Now, ‘Salaam’ and ‘Shanti’ actually mean the same thing: Peace, the former in Arabic and the latter in Sanskrit, and it’s only because many people have got fixated on certain terms, drawn from certain languages which they consider holy, and have invested them with particular religious and communal significance that the Hindus and Muslims you might try this simple experiment on may react in this way. And, in doing so, they might think you’re actually trying to needle them or even insult them instead of wishing them peace!

If you want to probe deeper into the conflation of language/culture and religious identity and see how an extreme sort of obsession with certain terms, drawn from certain languages and texts considered as sacred, serves to keep Hindus and Muslims apart, try greeting the next Hindu and the next Muslim you meet with neither ‘Salaam’ nor ‘Shanti’ but, instead, with the English ‘Peace’. You can be sure that neither of them will get at all agitated—simply because for some reason or the other the English word ‘peace’ doesn’t appear to them to be invested with any religious significance, unlike its equivalents in Arabic and Sanskrit. Nor does it appear to them to be indelibly linked to a particular community, for which it serves as a signal of its identity.

The same is true for various terms used for God. Generally, Hindus and many Muslims might freely use the term ‘God’ without any hesitation, but it is unlikely for a Hindu to refer to God as ‘Allah’ and even rarer still for a Muslim to speak of God as ‘Bhagwan’ or ‘Ishwar’. This is because even though ‘Allah’, on the one hand, and ‘Ishwar’ and ‘Bhagwan’, on the other refers to the same Ultimate Reality (as far as I am concerned), some Hindus and many Muslims might not agree. On the contrary, they might see the term ‘Allah’ as specifically ‘Muslim’ and ‘Ishwar’/’Bhagwan’ as exclusively ‘Hindu’. Some extreme literalists among them might even go so far as to insist (and as the fat man must have believed) that Allah and Ishwar have nothing at all in common and that they are two entirely different, or even radically opposed, beings or phenomenon or powers.

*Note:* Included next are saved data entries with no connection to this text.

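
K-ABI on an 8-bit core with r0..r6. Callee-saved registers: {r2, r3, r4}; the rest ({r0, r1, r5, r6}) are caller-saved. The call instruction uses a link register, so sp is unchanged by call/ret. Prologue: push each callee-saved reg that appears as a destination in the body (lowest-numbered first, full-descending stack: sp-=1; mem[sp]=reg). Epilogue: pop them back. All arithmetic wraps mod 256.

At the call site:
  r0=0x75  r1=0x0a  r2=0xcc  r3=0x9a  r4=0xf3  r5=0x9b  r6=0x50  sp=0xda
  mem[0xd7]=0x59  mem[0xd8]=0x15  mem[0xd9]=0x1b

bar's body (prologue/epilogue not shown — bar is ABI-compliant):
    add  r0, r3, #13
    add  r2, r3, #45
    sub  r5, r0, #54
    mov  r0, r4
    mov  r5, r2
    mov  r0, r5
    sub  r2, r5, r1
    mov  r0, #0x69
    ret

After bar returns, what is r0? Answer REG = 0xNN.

prologue: push r2 → mem[0xd9]=0xcc, sp=0xd9
body[0] add  r0, r3, #13 → r0=0xa7
body[1] add  r2, r3, #45 → r2=0xc7
body[2] sub  r5, r0, #54 → r5=0x71
body[3] mov  r0, r4 → r0=0xf3
body[4] mov  r5, r2 → r5=0xc7
body[5] mov  r0, r5 → r0=0xc7
body[6] sub  r2, r5, r1 → r2=0xbd
body[7] mov  r0, #0x69 → r0=0x69
epilogue: pop r2=0xcc, sp=0xda
r0 is caller-saved → body value

REG = 0x69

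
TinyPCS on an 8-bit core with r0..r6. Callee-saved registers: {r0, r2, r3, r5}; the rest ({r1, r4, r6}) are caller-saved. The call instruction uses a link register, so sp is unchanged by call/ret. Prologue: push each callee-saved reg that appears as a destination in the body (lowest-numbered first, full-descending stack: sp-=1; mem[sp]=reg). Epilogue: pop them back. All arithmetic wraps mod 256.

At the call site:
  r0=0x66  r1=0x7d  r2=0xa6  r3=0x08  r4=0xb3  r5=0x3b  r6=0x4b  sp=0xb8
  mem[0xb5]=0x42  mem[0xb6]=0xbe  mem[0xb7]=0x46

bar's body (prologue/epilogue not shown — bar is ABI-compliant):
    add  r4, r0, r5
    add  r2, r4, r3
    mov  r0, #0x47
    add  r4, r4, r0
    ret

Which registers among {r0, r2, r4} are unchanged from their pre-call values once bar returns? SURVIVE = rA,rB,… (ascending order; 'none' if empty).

SURVIVE = r0,r2

prologue: push r0 -> mem[0xb7]=0x66, sp=0xb7
prologue: push r2 -> mem[0xb6]=0xa6, sp=0xb6
body[0] add  r4, r0, r5 -> r4=0xa1
body[1] add  r2, r4, r3 -> r2=0xa9
body[2] mov  r0, #0x47 -> r0=0x47
body[3] add  r4, r4, r0 -> r4=0xe8
epilogue: pop r2=0xa6, sp=0xb7
epilogue: pop r0=0x66, sp=0xb8
r0: callee-saved, written=True
r2: callee-saved, written=True
r4: caller-saved, written=True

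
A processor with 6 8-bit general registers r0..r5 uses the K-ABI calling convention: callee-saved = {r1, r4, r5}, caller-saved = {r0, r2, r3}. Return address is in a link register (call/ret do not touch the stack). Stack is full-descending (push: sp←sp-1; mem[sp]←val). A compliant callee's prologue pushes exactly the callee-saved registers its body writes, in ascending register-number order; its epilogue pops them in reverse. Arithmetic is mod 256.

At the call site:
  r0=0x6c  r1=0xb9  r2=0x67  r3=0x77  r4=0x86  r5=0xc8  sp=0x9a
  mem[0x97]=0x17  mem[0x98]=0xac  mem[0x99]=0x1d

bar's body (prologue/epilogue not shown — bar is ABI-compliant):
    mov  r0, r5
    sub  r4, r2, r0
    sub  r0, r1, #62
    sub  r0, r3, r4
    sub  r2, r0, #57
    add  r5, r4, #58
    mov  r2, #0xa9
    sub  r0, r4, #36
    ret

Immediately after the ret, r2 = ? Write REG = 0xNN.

REG = 0xa9

prologue: push r4 -> mem[0x99]=0x86, sp=0x99
prologue: push r5 -> mem[0x98]=0xc8, sp=0x98
body[0] mov  r0, r5 -> r0=0xc8
body[1] sub  r4, r2, r0 -> r4=0x9f
body[2] sub  r0, r1, #62 -> r0=0x7b
body[3] sub  r0, r3, r4 -> r0=0xd8
body[4] sub  r2, r0, #57 -> r2=0x9f
body[5] add  r5, r4, #58 -> r5=0xd9
body[6] mov  r2, #0xa9 -> r2=0xa9
body[7] sub  r0, r4, #36 -> r0=0x7b
epilogue: pop r5=0xc8, sp=0x99
epilogue: pop r4=0x86, sp=0x9a
r2 is caller-saved -> body value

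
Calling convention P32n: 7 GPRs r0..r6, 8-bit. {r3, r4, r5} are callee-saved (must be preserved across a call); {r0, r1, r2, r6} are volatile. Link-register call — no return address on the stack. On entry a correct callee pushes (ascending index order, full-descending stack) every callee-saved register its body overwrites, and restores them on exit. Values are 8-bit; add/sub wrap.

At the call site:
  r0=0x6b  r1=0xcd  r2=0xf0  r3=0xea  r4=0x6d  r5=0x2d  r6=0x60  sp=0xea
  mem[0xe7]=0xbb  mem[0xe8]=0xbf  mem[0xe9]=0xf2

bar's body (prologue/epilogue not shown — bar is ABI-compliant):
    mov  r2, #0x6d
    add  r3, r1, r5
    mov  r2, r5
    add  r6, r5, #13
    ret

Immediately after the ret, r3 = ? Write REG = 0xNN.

REG = 0xea

prologue: push r3 → mem[0xe9]=0xea, sp=0xe9
body[0] mov  r2, #0x6d → r2=0x6d
body[1] add  r3, r1, r5 → r3=0xfa
body[2] mov  r2, r5 → r2=0x2d
body[3] add  r6, r5, #13 → r6=0x3a
epilogue: pop r3=0xea, sp=0xea
r3 is callee-saved → restored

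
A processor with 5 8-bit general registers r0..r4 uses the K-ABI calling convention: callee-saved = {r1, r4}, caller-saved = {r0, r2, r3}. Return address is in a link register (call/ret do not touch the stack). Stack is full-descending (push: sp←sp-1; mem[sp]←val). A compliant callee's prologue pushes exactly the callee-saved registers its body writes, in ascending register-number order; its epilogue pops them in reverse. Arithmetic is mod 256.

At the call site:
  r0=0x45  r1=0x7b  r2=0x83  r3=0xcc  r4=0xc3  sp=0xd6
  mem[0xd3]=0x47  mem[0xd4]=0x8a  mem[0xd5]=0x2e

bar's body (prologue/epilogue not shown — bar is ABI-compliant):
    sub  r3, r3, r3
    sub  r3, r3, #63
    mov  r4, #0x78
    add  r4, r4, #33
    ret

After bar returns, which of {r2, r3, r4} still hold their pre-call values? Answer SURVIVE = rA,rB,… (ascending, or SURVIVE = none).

prologue: push r4 → mem[0xd5]=0xc3, sp=0xd5
body[0] sub  r3, r3, r3 → r3=0x00
body[1] sub  r3, r3, #63 → r3=0xc1
body[2] mov  r4, #0x78 → r4=0x78
body[3] add  r4, r4, #33 → r4=0x99
epilogue: pop r4=0xc3, sp=0xd6
r2: caller-saved, written=False
r3: caller-saved, written=True
r4: callee-saved, written=True

SURVIVE = r2,r4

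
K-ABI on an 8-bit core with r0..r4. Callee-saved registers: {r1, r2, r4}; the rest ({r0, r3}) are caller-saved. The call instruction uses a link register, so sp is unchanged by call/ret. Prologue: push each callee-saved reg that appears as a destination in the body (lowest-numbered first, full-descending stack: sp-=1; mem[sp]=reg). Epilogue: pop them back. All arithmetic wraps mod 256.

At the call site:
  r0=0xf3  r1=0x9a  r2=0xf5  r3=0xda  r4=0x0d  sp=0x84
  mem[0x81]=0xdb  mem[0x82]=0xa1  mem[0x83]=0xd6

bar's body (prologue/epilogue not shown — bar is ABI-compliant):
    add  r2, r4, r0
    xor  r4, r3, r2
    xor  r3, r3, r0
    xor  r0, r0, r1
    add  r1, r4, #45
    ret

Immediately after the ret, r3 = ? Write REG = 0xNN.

prologue: push r1 -> mem[0x83]=0x9a, sp=0x83
prologue: push r2 -> mem[0x82]=0xf5, sp=0x82
prologue: push r4 -> mem[0x81]=0x0d, sp=0x81
body[0] add  r2, r4, r0 -> r2=0x00
body[1] xor  r4, r3, r2 -> r4=0xda
body[2] xor  r3, r3, r0 -> r3=0x29
body[3] xor  r0, r0, r1 -> r0=0x69
body[4] add  r1, r4, #45 -> r1=0x07
epilogue: pop r4=0x0d, sp=0x82
epilogue: pop r2=0xf5, sp=0x83
epilogue: pop r1=0x9a, sp=0x84
r3 is caller-saved -> body value

REG = 0x29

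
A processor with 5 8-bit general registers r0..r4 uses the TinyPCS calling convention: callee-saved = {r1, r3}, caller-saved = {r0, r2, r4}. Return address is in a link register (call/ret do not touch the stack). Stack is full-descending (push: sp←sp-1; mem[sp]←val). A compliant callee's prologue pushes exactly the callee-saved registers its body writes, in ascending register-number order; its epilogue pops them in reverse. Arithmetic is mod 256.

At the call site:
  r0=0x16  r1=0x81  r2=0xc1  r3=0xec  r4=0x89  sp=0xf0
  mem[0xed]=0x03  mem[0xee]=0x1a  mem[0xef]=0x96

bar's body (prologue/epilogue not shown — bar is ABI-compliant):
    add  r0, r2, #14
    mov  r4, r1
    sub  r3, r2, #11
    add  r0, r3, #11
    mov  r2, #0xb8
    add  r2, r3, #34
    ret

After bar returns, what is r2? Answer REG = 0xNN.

REG = 0xd8

prologue: push r3 -> mem[0xef]=0xec, sp=0xef
body[0] add  r0, r2, #14 -> r0=0xcf
body[1] mov  r4, r1 -> r4=0x81
body[2] sub  r3, r2, #11 -> r3=0xb6
body[3] add  r0, r3, #11 -> r0=0xc1
body[4] mov  r2, #0xb8 -> r2=0xb8
body[5] add  r2, r3, #34 -> r2=0xd8
epilogue: pop r3=0xec, sp=0xf0
r2 is caller-saved -> body value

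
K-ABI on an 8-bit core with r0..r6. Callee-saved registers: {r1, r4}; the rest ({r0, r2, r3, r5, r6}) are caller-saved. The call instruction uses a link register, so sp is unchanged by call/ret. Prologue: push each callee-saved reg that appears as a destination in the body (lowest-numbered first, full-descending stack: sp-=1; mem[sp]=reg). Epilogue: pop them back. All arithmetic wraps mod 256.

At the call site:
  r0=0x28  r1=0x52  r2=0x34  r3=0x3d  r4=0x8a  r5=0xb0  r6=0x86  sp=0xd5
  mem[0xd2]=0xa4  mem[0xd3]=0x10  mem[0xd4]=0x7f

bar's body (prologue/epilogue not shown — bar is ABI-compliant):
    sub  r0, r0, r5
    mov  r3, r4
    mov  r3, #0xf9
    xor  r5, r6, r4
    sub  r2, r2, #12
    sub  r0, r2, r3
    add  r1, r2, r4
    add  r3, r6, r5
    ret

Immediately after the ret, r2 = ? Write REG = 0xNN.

REG = 0x28

prologue: push r1 -> mem[0xd4]=0x52, sp=0xd4
body[0] sub  r0, r0, r5 -> r0=0x78
body[1] mov  r3, r4 -> r3=0x8a
body[2] mov  r3, #0xf9 -> r3=0xf9
body[3] xor  r5, r6, r4 -> r5=0x0c
body[4] sub  r2, r2, #12 -> r2=0x28
body[5] sub  r0, r2, r3 -> r0=0x2f
body[6] add  r1, r2, r4 -> r1=0xb2
body[7] add  r3, r6, r5 -> r3=0x92
epilogue: pop r1=0x52, sp=0xd5
r2 is caller-saved -> body value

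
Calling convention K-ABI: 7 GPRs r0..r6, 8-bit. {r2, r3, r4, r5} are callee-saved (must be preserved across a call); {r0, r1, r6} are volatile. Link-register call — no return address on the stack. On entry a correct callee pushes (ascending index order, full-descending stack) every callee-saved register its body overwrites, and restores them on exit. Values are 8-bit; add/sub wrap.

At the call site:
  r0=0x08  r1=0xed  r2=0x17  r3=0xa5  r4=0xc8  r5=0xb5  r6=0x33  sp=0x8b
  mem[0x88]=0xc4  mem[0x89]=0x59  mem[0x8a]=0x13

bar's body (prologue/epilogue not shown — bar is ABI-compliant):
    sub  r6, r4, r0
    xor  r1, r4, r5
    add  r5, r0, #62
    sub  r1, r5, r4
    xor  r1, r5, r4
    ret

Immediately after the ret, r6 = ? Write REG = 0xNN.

prologue: push r5 -> mem[0x8a]=0xb5, sp=0x8a
body[0] sub  r6, r4, r0 -> r6=0xc0
body[1] xor  r1, r4, r5 -> r1=0x7d
body[2] add  r5, r0, #62 -> r5=0x46
body[3] sub  r1, r5, r4 -> r1=0x7e
body[4] xor  r1, r5, r4 -> r1=0x8e
epilogue: pop r5=0xb5, sp=0x8b
r6 is caller-saved -> body value

REG = 0xc0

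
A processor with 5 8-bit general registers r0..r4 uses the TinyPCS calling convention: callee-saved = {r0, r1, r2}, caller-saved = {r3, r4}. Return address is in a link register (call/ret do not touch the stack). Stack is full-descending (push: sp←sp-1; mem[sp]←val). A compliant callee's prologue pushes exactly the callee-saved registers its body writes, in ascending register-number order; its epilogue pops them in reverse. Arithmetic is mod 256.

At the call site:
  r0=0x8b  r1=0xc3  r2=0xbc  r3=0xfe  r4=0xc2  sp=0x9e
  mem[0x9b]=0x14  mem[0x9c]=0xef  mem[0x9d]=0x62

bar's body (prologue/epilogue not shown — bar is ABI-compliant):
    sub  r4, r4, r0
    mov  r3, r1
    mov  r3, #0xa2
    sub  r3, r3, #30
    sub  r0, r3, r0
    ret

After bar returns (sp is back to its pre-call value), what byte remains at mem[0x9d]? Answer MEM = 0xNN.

prologue: push r0 -> mem[0x9d]=0x8b, sp=0x9d
body[0] sub  r4, r4, r0 -> r4=0x37
body[1] mov  r3, r1 -> r3=0xc3
body[2] mov  r3, #0xa2 -> r3=0xa2
body[3] sub  r3, r3, #30 -> r3=0x84
body[4] sub  r0, r3, r0 -> r0=0xf9
epilogue: pop r0=0x8b, sp=0x9e
prologue pushed ['r0'] at ['0x9d']

MEM = 0x8b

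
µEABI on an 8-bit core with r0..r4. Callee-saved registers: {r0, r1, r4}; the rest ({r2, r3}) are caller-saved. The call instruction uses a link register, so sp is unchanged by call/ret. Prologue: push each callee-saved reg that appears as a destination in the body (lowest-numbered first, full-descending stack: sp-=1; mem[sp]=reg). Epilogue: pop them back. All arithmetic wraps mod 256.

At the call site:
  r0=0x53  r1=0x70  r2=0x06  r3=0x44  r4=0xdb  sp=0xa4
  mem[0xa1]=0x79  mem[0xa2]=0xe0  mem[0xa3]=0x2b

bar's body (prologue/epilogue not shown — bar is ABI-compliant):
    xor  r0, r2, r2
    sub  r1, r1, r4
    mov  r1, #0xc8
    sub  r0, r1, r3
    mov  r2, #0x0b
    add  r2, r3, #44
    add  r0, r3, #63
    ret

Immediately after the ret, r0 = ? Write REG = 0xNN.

REG = 0x53

prologue: push r0 → mem[0xa3]=0x53, sp=0xa3
prologue: push r1 → mem[0xa2]=0x70, sp=0xa2
body[0] xor  r0, r2, r2 → r0=0x00
body[1] sub  r1, r1, r4 → r1=0x95
body[2] mov  r1, #0xc8 → r1=0xc8
body[3] sub  r0, r1, r3 → r0=0x84
body[4] mov  r2, #0x0b → r2=0x0b
body[5] add  r2, r3, #44 → r2=0x70
body[6] add  r0, r3, #63 → r0=0x83
epilogue: pop r1=0x70, sp=0xa3
epilogue: pop r0=0x53, sp=0xa4
r0 is callee-saved → restored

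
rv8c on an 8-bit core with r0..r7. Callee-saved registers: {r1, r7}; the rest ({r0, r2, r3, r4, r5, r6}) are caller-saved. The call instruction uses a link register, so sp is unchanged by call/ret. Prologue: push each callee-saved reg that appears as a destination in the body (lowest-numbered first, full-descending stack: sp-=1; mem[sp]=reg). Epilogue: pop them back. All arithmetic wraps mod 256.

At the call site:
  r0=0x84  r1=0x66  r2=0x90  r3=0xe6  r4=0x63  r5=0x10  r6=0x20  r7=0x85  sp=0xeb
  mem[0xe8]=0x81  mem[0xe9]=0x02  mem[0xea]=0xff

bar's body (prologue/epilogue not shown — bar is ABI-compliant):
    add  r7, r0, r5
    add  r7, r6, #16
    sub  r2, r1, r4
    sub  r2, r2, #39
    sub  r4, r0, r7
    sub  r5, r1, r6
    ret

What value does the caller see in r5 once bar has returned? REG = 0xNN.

prologue: push r7 → mem[0xea]=0x85, sp=0xea
body[0] add  r7, r0, r5 → r7=0x94
body[1] add  r7, r6, #16 → r7=0x30
body[2] sub  r2, r1, r4 → r2=0x03
body[3] sub  r2, r2, #39 → r2=0xdc
body[4] sub  r4, r0, r7 → r4=0x54
body[5] sub  r5, r1, r6 → r5=0x46
epilogue: pop r7=0x85, sp=0xeb
r5 is caller-saved → body value

REG = 0x46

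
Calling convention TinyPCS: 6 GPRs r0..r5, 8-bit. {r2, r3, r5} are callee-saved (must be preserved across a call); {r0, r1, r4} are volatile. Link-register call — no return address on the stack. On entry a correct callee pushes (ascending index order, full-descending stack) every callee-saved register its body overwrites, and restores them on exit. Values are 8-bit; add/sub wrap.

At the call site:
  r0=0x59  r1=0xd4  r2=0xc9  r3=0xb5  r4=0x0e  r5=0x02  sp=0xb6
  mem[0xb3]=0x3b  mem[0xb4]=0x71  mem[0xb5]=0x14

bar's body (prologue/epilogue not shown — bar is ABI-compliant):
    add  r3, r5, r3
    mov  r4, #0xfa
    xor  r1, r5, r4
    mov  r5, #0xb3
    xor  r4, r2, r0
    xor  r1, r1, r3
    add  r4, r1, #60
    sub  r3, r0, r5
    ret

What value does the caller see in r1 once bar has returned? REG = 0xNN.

prologue: push r3 → mem[0xb5]=0xb5, sp=0xb5
prologue: push r5 → mem[0xb4]=0x02, sp=0xb4
body[0] add  r3, r5, r3 → r3=0xb7
body[1] mov  r4, #0xfa → r4=0xfa
body[2] xor  r1, r5, r4 → r1=0xf8
body[3] mov  r5, #0xb3 → r5=0xb3
body[4] xor  r4, r2, r0 → r4=0x90
body[5] xor  r1, r1, r3 → r1=0x4f
body[6] add  r4, r1, #60 → r4=0x8b
body[7] sub  r3, r0, r5 → r3=0xa6
epilogue: pop r5=0x02, sp=0xb5
epilogue: pop r3=0xb5, sp=0xb6
r1 is caller-saved → body value

REG = 0x4f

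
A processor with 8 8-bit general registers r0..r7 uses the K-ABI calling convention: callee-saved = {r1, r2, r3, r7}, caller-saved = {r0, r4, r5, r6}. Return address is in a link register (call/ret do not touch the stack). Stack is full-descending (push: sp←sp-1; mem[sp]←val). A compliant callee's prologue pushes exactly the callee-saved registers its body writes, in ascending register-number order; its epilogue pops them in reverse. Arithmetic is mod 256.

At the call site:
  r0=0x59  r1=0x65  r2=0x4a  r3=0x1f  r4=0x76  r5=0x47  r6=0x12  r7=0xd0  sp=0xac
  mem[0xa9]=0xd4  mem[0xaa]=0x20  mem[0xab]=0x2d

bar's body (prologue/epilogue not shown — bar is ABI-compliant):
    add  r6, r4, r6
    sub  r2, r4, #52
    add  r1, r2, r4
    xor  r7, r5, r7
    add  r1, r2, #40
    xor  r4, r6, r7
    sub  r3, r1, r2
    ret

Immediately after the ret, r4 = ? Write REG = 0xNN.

REG = 0x1f

prologue: push r1 → mem[0xab]=0x65, sp=0xab
prologue: push r2 → mem[0xaa]=0x4a, sp=0xaa
prologue: push r3 → mem[0xa9]=0x1f, sp=0xa9
prologue: push r7 → mem[0xa8]=0xd0, sp=0xa8
body[0] add  r6, r4, r6 → r6=0x88
body[1] sub  r2, r4, #52 → r2=0x42
body[2] add  r1, r2, r4 → r1=0xb8
body[3] xor  r7, r5, r7 → r7=0x97
body[4] add  r1, r2, #40 → r1=0x6a
body[5] xor  r4, r6, r7 → r4=0x1f
body[6] sub  r3, r1, r2 → r3=0x28
epilogue: pop r7=0xd0, sp=0xa9
epilogue: pop r3=0x1f, sp=0xaa
epilogue: pop r2=0x4a, sp=0xab
epilogue: pop r1=0x65, sp=0xac
r4 is caller-saved → body value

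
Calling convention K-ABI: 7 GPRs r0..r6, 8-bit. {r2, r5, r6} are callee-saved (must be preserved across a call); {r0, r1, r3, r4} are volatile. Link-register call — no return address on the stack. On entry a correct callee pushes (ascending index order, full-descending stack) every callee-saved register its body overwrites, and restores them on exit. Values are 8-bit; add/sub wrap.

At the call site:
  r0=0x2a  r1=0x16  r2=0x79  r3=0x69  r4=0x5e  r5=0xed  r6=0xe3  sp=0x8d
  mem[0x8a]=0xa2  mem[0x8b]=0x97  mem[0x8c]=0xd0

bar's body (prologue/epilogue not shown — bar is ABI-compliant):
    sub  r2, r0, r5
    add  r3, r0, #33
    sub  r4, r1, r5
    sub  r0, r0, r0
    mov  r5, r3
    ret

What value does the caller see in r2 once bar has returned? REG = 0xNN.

REG = 0x79

prologue: push r2 → mem[0x8c]=0x79, sp=0x8c
prologue: push r5 → mem[0x8b]=0xed, sp=0x8b
body[0] sub  r2, r0, r5 → r2=0x3d
body[1] add  r3, r0, #33 → r3=0x4b
body[2] sub  r4, r1, r5 → r4=0x29
body[3] sub  r0, r0, r0 → r0=0x00
body[4] mov  r5, r3 → r5=0x4b
epilogue: pop r5=0xed, sp=0x8c
epilogue: pop r2=0x79, sp=0x8d
r2 is callee-saved → restored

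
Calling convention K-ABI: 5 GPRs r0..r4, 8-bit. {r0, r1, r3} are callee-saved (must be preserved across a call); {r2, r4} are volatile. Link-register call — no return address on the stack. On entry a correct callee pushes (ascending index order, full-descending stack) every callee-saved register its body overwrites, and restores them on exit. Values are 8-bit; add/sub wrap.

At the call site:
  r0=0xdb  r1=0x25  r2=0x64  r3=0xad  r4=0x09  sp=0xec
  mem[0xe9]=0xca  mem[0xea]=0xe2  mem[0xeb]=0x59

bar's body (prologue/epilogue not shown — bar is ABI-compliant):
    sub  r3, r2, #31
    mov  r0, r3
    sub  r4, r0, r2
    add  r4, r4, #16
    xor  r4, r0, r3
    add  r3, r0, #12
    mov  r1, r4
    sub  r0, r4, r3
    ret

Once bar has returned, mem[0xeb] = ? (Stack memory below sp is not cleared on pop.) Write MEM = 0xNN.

prologue: push r0 → mem[0xeb]=0xdb, sp=0xeb
prologue: push r1 → mem[0xea]=0x25, sp=0xea
prologue: push r3 → mem[0xe9]=0xad, sp=0xe9
body[0] sub  r3, r2, #31 → r3=0x45
body[1] mov  r0, r3 → r0=0x45
body[2] sub  r4, r0, r2 → r4=0xe1
body[3] add  r4, r4, #16 → r4=0xf1
body[4] xor  r4, r0, r3 → r4=0x00
body[5] add  r3, r0, #12 → r3=0x51
body[6] mov  r1, r4 → r1=0x00
body[7] sub  r0, r4, r3 → r0=0xaf
epilogue: pop r3=0xad, sp=0xea
epilogue: pop r1=0x25, sp=0xeb
epilogue: pop r0=0xdb, sp=0xec
prologue pushed ['r0', 'r1', 'r3'] at ['0xeb', '0xea', '0xe9']

MEM = 0xdb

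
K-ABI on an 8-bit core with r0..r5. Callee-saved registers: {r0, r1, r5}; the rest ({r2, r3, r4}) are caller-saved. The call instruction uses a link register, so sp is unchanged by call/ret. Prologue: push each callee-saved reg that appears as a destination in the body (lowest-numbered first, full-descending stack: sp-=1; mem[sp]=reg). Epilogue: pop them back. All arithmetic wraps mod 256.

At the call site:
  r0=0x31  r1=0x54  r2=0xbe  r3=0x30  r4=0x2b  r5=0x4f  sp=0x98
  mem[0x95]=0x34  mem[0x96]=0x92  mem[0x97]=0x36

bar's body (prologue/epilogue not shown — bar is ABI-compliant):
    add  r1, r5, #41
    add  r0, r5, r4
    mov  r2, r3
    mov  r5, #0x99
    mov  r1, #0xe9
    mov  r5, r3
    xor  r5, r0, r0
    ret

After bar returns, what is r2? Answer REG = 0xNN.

REG = 0x30

prologue: push r0 -> mem[0x97]=0x31, sp=0x97
prologue: push r1 -> mem[0x96]=0x54, sp=0x96
prologue: push r5 -> mem[0x95]=0x4f, sp=0x95
body[0] add  r1, r5, #41 -> r1=0x78
body[1] add  r0, r5, r4 -> r0=0x7a
body[2] mov  r2, r3 -> r2=0x30
body[3] mov  r5, #0x99 -> r5=0x99
body[4] mov  r1, #0xe9 -> r1=0xe9
body[5] mov  r5, r3 -> r5=0x30
body[6] xor  r5, r0, r0 -> r5=0x00
epilogue: pop r5=0x4f, sp=0x96
epilogue: pop r1=0x54, sp=0x97
epilogue: pop r0=0x31, sp=0x98
r2 is caller-saved -> body value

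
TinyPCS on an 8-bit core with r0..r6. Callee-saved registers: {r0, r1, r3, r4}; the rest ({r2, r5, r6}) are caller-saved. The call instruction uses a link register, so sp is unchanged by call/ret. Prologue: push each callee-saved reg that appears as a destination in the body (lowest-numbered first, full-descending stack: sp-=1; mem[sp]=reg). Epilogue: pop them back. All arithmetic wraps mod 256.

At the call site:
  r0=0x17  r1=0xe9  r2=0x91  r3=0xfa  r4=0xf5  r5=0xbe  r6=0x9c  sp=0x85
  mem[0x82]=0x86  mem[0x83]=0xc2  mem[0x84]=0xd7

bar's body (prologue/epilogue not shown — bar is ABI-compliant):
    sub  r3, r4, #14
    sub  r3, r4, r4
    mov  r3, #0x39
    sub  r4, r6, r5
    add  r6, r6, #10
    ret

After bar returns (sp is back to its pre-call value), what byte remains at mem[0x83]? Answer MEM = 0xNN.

prologue: push r3 -> mem[0x84]=0xfa, sp=0x84
prologue: push r4 -> mem[0x83]=0xf5, sp=0x83
body[0] sub  r3, r4, #14 -> r3=0xe7
body[1] sub  r3, r4, r4 -> r3=0x00
body[2] mov  r3, #0x39 -> r3=0x39
body[3] sub  r4, r6, r5 -> r4=0xde
body[4] add  r6, r6, #10 -> r6=0xa6
epilogue: pop r4=0xf5, sp=0x84
epilogue: pop r3=0xfa, sp=0x85
prologue pushed ['r3', 'r4'] at ['0x84', '0x83']

MEM = 0xf5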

And so they would think—as the fat man did—it sheer anathema for God to be referred to by any name other than the one generally used by their co-religionists.

The conflation of language and key terms drawn from a particular language with religion and religious identity is, alas, all too common. This is often marshaled by different sets of religionists as a boundary marker to build barriers between themselves and followers of other faiths and it almost inevitably leads to conflictual relations with them. And, equally tragically, this linguistic idolatry leads to a denial of the notion of the universality of God, whom different sets of folks, obsessed with the belief in the infinite superiority of their faiths and the worthlessness of others, seek to appropriate as, allegedly, exclusively their own.